Gendarmerie royale du Canada (Re), 2025 CI 48
Date : 2025-09-22
Numéro de dossier du Commissariat : 5824-01567
Numéro de la demande d’accès : A-2023-07854/F337
Sommaire
La partie plaignante allègue que la Gendarmerie royale du Canada (GRC) n’a pas recherché les documents demandés et/ou que d’autres documents pertinents dans le cadre de la demande d’accès susmentionnée doivent exister. La demande vise tous les documents concernant des allégations d’ingérence politique dans les fonctions de la procureure générale relativement la poursuite impliquant SNC-Lavalin par le premier ministre et des employés de son cabinet. Les allégations s’inscrivent dans le cadre de l’alinéa 30(1)a) de la Loi. L’enquête a révélé que, bien que la GRC ait chargé les bureaux de première responsabilité (BPR) les plus susceptibles de détenir des documents de faire une recherche, ceux-ci n’ont pas cherché de documents pour le 5 juillet 2023 et la période qui précède. La Commissaire à l’information a également conclu qu’un rapport de 4 600 pages dans un dossier du Système d’incidents et de rapports de police était en fait pertinent et aurait dû être traité. La Commissaire à l’information a ordonné à la GRC d’effectuer une nouvelle recherche de documents et de fournir une nouvelle réponse à la partie plaignante. La GRC a avisé la Commissaire qu’elle donnerait suite aux ordonnances. La plainte est fondée.
Plainte
[1]La partie plaignante allègue que la Gendarmerie royale du Canada (GRC) :
- N’a pas recherché les documents demandés et/ou d’autres documents pertinents dans le cadre de la demande susmentionnée doivent exister. L’allégation s’inscrit dans le cadre de l’alinéa 30(1)a) de la Loi.
- A erronément répondu qu’une partie ou la totalité des documents demandés n’existent pas. L’allégation s’inscrit dans le cadre de l’alinéa 30(1)a) de la Loi.
[2]La demande vise : [traduction] « la totalité des documents, des mémoires, des courriels, de la correspondance, des notes de breffage, des messages textes, messages sur Microsoft Teams ou toute autre plateforme de messagerie, ainsi que tout autre document, y compris les ébauches, du 8 juillet 2022 au 5 juillet 2023, concernant des allégations d’ingérence politique dans les fonctions de la procureure générale relativement à la poursuite impliquant SNC-Lavalin par le premier ministre et des employés de son cabinet. »
Enquête
Recherche raisonnable
[3]La GRC est tenue d’effectuer une recherche raisonnable pour les documents visés par la demande d’accès, c’est-à-dire qu’un ou des employés expérimentés de l’institution ayant une connaissance du sujet de la demande d’accès doivent avoir fait des efforts raisonnables pour repérer et localiser tous les documents raisonnablement liés à la demande.

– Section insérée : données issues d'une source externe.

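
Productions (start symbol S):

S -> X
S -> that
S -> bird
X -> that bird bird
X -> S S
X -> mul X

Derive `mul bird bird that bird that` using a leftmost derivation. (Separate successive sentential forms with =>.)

S => X => S S => X S => S S S => X S S => mul X S S => mul S S S S => mul bird S S S => mul bird X S S => mul bird S S S S => mul bird bird S S S => mul bird bird that S S => mul bird bird that bird S => mul bird bird that bird that

S => X   [S -> X]
X => S S   [X -> S S]
S S => X S   [S -> X]
X S => S S S   [X -> S S]
S S S => X S S   [S -> X]
X S S => mul X S S   [X -> mul X]
mul X S S => mul S S S S   [X -> S S]
mul S S S S => mul bird S S S   [S -> bird]
mul bird S S S => mul bird X S S   [S -> X]
mul bird X S S => mul bird S S S S   [X -> S S]
mul bird S S S S => mul bird bird S S S   [S -> bird]
mul bird bird S S S => mul bird bird that S S   [S -> that]
mul bird bird that S S => mul bird bird that bird S   [S -> bird]
mul bird bird that bird S => mul bird bird that bird that   [S -> that]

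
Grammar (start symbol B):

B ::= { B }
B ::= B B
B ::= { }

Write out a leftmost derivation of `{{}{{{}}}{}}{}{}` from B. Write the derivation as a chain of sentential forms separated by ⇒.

B⇒BB⇒BBB⇒{B}BB⇒{BB}BB⇒{BBB}BB⇒{{}BB}BB⇒{{}{B}B}BB⇒{{}{{B}}B}BB⇒{{}{{{}}}B}BB⇒{{}{{{}}}{}}BB⇒{{}{{{}}}{}}{}B⇒{{}{{{}}}{}}{}{}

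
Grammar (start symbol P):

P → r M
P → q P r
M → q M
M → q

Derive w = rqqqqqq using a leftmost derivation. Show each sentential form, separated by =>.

P=>rM=>rqM=>rqqM=>rqqqM=>rqqqqM=>rqqqqqM=>rqqqqqq

P => rM   [P → r M]
rM => rqM   [M → q M]
rqM => rqqM   [M → q M]
rqqM => rqqqM   [M → q M]
rqqqM => rqqqqM   [M → q M]
rqqqqM => rqqqqqM   [M → q M]
rqqqqqM => rqqqqqq   [M → q]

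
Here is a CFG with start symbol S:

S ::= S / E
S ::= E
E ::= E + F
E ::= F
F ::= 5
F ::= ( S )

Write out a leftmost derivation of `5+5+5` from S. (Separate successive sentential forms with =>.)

S => E => E+F => E+F+F => F+F+F => 5+F+F => 5+5+F => 5+5+5

S => E   [S ::= E]
E => E+F   [E ::= E + F]
E+F => E+F+F   [E ::= E + F]
E+F+F => F+F+F   [E ::= F]
F+F+F => 5+F+F   [F ::= 5]
5+F+F => 5+5+F   [F ::= 5]
5+5+F => 5+5+5   [F ::= 5]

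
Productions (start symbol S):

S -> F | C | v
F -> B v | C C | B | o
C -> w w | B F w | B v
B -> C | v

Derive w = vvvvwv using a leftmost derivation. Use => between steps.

S=>C=>Bv=>Cv=>BFwv=>vFwv=>vBwv=>vCwv=>vBvwv=>vCvwv=>vBvvwv=>vvvvwv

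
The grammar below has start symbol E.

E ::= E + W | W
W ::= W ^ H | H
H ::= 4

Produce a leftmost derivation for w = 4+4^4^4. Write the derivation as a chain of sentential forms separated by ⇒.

E ⇒ E+W ⇒ W+W ⇒ H+W ⇒ 4+W ⇒ 4+W^H ⇒ 4+W^H^H ⇒ 4+H^H^H ⇒ 4+4^H^H ⇒ 4+4^4^H ⇒ 4+4^4^4

E ⇒ E+W   [E ::= E + W]
E+W ⇒ W+W   [E ::= W]
W+W ⇒ H+W   [W ::= H]
H+W ⇒ 4+W   [H ::= 4]
4+W ⇒ 4+W^H   [W ::= W ^ H]
4+W^H ⇒ 4+W^H^H   [W ::= W ^ H]
4+W^H^H ⇒ 4+H^H^H   [W ::= H]
4+H^H^H ⇒ 4+4^H^H   [H ::= 4]
4+4^H^H ⇒ 4+4^4^H   [H ::= 4]
4+4^4^H ⇒ 4+4^4^4   [H ::= 4]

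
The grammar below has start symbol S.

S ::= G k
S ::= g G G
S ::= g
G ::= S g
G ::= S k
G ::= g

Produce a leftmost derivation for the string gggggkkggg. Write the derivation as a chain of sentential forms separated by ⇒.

S ⇒ gGG ⇒ gSgG ⇒ gGkgG ⇒ gSkkgG ⇒ ggGGkkgG ⇒ ggSgGkkgG ⇒ ggggGkkgG ⇒ gggggkkgG ⇒ gggggkkgSg ⇒ gggggkkggg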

[4]Une recherche raisonnable correspond au niveau d’effort attendu de toute personne sensée et juste à qui l’on demande de chercher les documents pertinents à l’endroit où ils sont susceptibles d’être conservés.
[5]Il n’est pas nécessaire que cette recherche soit parfaite. Une institution n’est donc pas tenue de prouver hors de tout doute qu’il n’existe pas d’autres documents.

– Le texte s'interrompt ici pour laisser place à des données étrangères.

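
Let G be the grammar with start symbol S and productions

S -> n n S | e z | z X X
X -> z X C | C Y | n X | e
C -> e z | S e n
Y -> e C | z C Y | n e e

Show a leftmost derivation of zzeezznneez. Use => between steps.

S => zXX => zzXCX => zzeCX => zzeezX => zzeezzXC => zzeezznXC => zzeezznnXC => zzeezznneC => zzeezznneez

S => zXX   [S -> z X X]
zXX => zzXCX   [X -> z X C]
zzXCX => zzeCX   [X -> e]
zzeCX => zzeezX   [C -> e z]
zzeezX => zzeezzXC   [X -> z X C]
zzeezzXC => zzeezznXC   [X -> n X]
zzeezznXC => zzeezznnXC   [X -> n X]
zzeezznnXC => zzeezznneC   [X -> e]
zzeezznneC => zzeezznneez   [C -> e z]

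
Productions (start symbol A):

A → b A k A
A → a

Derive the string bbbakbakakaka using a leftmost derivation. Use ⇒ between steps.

A⇒bAkA⇒bbAkAkA⇒bbbAkAkAkA⇒bbbakAkAkA⇒bbbakbAkAkAkA⇒bbbakbakAkAkA⇒bbbakbakakAkA⇒bbbakbakakakA⇒bbbakbakakaka

A ⇒ bAkA   [A → b A k A]
bAkA ⇒ bbAkAkA   [A → b A k A]
bbAkAkA ⇒ bbbAkAkAkA   [A → b A k A]
bbbAkAkAkA ⇒ bbbakAkAkA   [A → a]
bbbakAkAkA ⇒ bbbakbAkAkAkA   [A → b A k A]
bbbakbAkAkAkA ⇒ bbbakbakAkAkA   [A → a]
bbbakbakAkAkA ⇒ bbbakbakakAkA   [A → a]
bbbakbakakAkA ⇒ bbbakbakakakA   [A → a]
bbbakbakakakA ⇒ bbbakbakakaka   [A → a]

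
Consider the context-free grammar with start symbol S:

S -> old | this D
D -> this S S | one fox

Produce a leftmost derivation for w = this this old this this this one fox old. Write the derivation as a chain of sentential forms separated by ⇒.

S ⇒ this D ⇒ this this S S ⇒ this this old S ⇒ this this old this D ⇒ this this old this this S S ⇒ this this old this this this D S ⇒ this this old this this this one fox S ⇒ this this old this this this one fox old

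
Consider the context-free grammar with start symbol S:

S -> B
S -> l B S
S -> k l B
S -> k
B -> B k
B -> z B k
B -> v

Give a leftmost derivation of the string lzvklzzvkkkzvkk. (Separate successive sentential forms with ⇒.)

S ⇒ lBS ⇒ lzBkS ⇒ lzvkS ⇒ lzvklBS ⇒ lzvklBkS ⇒ lzvklzBkkS ⇒ lzvklzzBkkkS ⇒ lzvklzzvkkkS ⇒ lzvklzzvkkkB ⇒ lzvklzzvkkkBk ⇒ lzvklzzvkkkzBkk ⇒ lzvklzzvkkkzvkk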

[6]Les institutions doivent toutefois être en mesure de démontrer qu’elles ont fait des démarches raisonnables pour repérer et localiser les documents pertinents.
L’institution a-t-elle effectué une recherche raisonnable de documents?

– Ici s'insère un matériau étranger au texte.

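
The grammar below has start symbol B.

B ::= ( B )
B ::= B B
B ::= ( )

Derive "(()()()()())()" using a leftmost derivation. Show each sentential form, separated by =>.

B => BB => (B)B => (BB)B => (BBB)B => (BBBB)B => (BBBBB)B => (()BBBB)B => (()()BBB)B => (()()()BB)B => (()()()()B)B => (()()()()())B => (()()()()())()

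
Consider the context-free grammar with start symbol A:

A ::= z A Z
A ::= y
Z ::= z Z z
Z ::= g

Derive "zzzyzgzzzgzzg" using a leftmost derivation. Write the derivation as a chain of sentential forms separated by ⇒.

A ⇒ zAZ   [A ::= z A Z]
zAZ ⇒ zzAZZ   [A ::= z A Z]
zzAZZ ⇒ zzzAZZZ   [A ::= z A Z]
zzzAZZZ ⇒ zzzyZZZ   [A ::= y]
zzzyZZZ ⇒ zzzyzZzZZ   [Z ::= z Z z]
zzzyzZzZZ ⇒ zzzyzgzZZ   [Z ::= g]
zzzyzgzZZ ⇒ zzzyzgzzZzZ   [Z ::= z Z z]
zzzyzgzzZzZ ⇒ zzzyzgzzzZzzZ   [Z ::= z Z z]
zzzyzgzzzZzzZ ⇒ zzzyzgzzzgzzZ   [Z ::= g]
zzzyzgzzzgzzZ ⇒ zzzyzgzzzgzzg   [Z ::= g]

A⇒zAZ⇒zzAZZ⇒zzzAZZZ⇒zzzyZZZ⇒zzzyzZzZZ⇒zzzyzgzZZ⇒zzzyzgzzZzZ⇒zzzyzgzzzZzzZ⇒zzzyzgzzzgzzZ⇒zzzyzgzzzgzzg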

[7]En réponse à la demande d’accès, la GRC a déclaré qu’après avoir effectué une recherche rigoureuse, elle n’a pu localiser aucun document qui répondait à la demande.
[8]La partie plaignante allègue que la GRC n’a pas effectué une recherche raisonnable de documents pertinents et que certains documents manquent dans la réponse qui lui a été fournie. Pour corroborer son allégation, la partie plaignante a indiqué que, selon les documents reçus et publiés par Démocratie en surveillance en réponse à une demande précédente similaire, un certain nombre de mesures ont été prises durant la période de la demande actuelle.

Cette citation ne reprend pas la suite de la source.